Effect of Oat β- glucan as a Fat Replacer on Physicochemical, Rheological and Sensory Properties of low-fat Sheep Milk Yoghurt
DOI:
https://doi.org/10.21271/ZJPAS.37.1.10Keywords:
Beta-glucan, Food, Sheep milk, Low fat, Physiochemical of yoghurtAbstract
The notion of yoghurt's positive impact on human health and nutrition has been widely held throughout several civilizations for a considerable duration. The aim of this study is to examine the benefits of adding oat beta glucan to skim milk in order to enhance the production of yogurt. An investigation was conducted on yogurt samples to analyze their physicochemical properties (pH, titratable acidity, syneresis, water-holding capacity (WHC), and hardness) as well as their sensory qualities.
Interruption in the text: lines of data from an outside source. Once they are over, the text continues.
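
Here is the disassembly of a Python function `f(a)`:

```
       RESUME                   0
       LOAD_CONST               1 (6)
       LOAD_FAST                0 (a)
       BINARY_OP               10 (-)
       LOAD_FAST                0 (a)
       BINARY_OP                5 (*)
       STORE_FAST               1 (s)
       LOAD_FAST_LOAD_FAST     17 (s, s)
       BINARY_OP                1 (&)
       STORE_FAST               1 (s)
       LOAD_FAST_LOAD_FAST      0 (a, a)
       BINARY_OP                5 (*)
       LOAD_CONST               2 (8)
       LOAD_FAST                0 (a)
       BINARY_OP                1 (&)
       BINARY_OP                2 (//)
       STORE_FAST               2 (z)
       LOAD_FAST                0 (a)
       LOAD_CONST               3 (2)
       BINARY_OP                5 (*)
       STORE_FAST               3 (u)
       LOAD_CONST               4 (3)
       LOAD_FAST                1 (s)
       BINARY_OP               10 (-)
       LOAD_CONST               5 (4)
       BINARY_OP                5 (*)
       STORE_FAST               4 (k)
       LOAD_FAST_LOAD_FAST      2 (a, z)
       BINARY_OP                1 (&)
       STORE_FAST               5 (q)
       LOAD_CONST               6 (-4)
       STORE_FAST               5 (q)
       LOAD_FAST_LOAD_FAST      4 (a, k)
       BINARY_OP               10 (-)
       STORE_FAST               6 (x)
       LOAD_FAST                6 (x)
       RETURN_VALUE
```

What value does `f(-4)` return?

-176

LOAD_CONST → push 6. Stack: [6]
LOAD_FAST a → push -4. Stack: [6, -4]
BINARY_OP - → 6 - -4 = 10. Stack: [10]
LOAD_FAST a → push -4. Stack: [10, -4]
BINARY_OP * → 10 * -4 = -40. Stack: [-40]
STORE_FAST s → s=-40. Stack: []
LOAD_FAST_LOAD_FAST s,s → push -40,-40. Stack: [-40, -40]
BINARY_OP & → -40 & -40 = -40. Stack: [-40]
STORE_FAST s → s=-40. Stack: []
LOAD_FAST_LOAD_FAST a,a → push -4,-4. Stack: [-4, -4]
BINARY_OP * → -4 * -4 = 16. Stack: [16]
LOAD_CONST → push 8. Stack: [16, 8]
LOAD_FAST a → push -4. Stack: [16, 8, -4]
BINARY_OP & → 8 & -4 = 8. Stack: [16, 8]
BINARY_OP // → 16 // 8 = 2. Stack: [2]
STORE_FAST z → z=2. Stack: []
LOAD_FAST a → push -4. Stack: [-4]
LOAD_CONST → push 2. Stack: [-4, 2]
BINARY_OP * → -4 * 2 = -8. Stack: [-8]
STORE_FAST u → u=-8. Stack: []
LOAD_CONST → push 3. Stack: [3]
LOAD_FAST s → push -40. Stack: [3, -40]
BINARY_OP - → 3 - -40 = 43. Stack: [43]
LOAD_CONST → push 4. Stack: [43, 4]
BINARY_OP * → 43 * 4 = 172. Stack: [172]
STORE_FAST k → k=172. Stack: []
LOAD_FAST_LOAD_FAST a,z → push -4,2. Stack: [-4, 2]
BINARY_OP & → -4 & 2 = 0. Stack: [0]
STORE_FAST q → q=0. Stack: []
LOAD_CONST → push -4. Stack: [-4]
STORE_FAST q → q=-4. Stack: []
LOAD_FAST_LOAD_FAST a,k → push -4,172. Stack: [-4, 172]
BINARY_OP - → -4 - 172 = -176. Stack: [-176]
STORE_FAST x → x=-176. Stack: []
LOAD_FAST x → push -176. Stack: [-176]
RETURN_VALUE → return -176.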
The samples were stored at a temperature of 4±1 °C for 1, 7, 14, and 21 days. The analysis revealed that the average pH value of both types of sheep milk samples was within the range of 6.6 to 6.5, indicating that the acidity level was within the usual range for all milk compositions. The yoghurt samples had the maximum acidity at beta glucan concentrations of 0.75% and 1%. The study is shown that the addition of oat β-glucan, particularly at a concentration of 0.25%, enhances the qualitative characteristics of low-fat yogurt and increases sensory evaluation ratings when compared to control treatments.